Aku mulai memesan segelas kopi dan seorang teman menemaniku sore ini. Ia memberi kabar bahwa ia akan menikah minggu depan dan ia mengundangku untuk kesana; ke rumah mempelai wanitanya. Kemudian obrolan mulai mengarah ke perceraian beberapa teman sebayaku di kampung, ternyata mereka telah menduda.

“Mudah-mudahan ini pernikahan pertama dan terakhir, Ban.” Kata si Dabel temanku.

“Memang lagi musim kawin-cerai yah?”

“Ya begitulah. Kalau tidak cerai, ya istrinya meninggal.”

Tak seperti biasanya, Mang Abang mantan ketua RW di kampungku menyela di tengah percakapanku dengan Dabel.

“Tidak kemana-mana, Ban?”

“Ah Mang, kebetulan masih libur jadi saya ada di rumah belakangan ini.”

Mang Abang menahan percakapannya, ia menyuruh cucu yang digendongnya untuk bermain kemudian ia duduk dihadapanku dengan mata yang menyiratkan ia memberanikan diri untuk berkata.

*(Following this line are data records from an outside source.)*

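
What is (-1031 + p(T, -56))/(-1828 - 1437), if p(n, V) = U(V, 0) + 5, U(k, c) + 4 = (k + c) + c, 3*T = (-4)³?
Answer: 1086/3265 ≈ 0.33262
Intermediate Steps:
T = -64/3 (T = (⅓)*(-4)³ = (⅓)*(-64) = -64/3 ≈ -21.333)
U(k, c) = -4 + k + 2*c (U(k, c) = -4 + ((k + c) + c) = -4 + ((c + k) + c) = -4 + (k + 2*c) = -4 + k + 2*c)
p(n, V) = 1 + V (p(n, V) = (-4 + V + 2*0) + 5 = (-4 + V + 0) + 5 = (-4 + V) + 5 = 1 + V)
(-1031 + p(T, -56))/(-1828 - 1437) = (-1031 + (1 - 56))/(-1828 - 1437) = (-1031 - 55)/(-3265) = -1086*(-1/3265) = 1086/3265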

“Begini, sekarang kan bulan Agustus jadi kampung kita mesti ramai memperingati Hari Kemerdekaan tahun ini, jangan seperti tahun-tahun sebelumnya. Ada masukan dari Abang. Sekarang kebetulan sedanga hangatnya Pilkada dan Pilkades. Nah, bagaimana untuk masukan dana tambahan selain iuran bersama warga, kita datangi mereka. Masalah pilihan mah masalah nurani. Kita manfaatkan saja hajat mereka itu. Bagaimana?” ujar Mang Abang dengan mengakhiri bicaranya dengan senyum dan mata optimis.

“Kalau saya sih ikut saja Mang asalkan memang jelas dananya. Biat kita kan baik untuk memperingati Agustusan.” Balasku.

“Nah, kalau begitu nanti kita menghadap ke rumah Kang Cileung sekedar silaturahmi dan cari buat rokok sih ada. Tunggu, Abang telepon si Acuy dulu.”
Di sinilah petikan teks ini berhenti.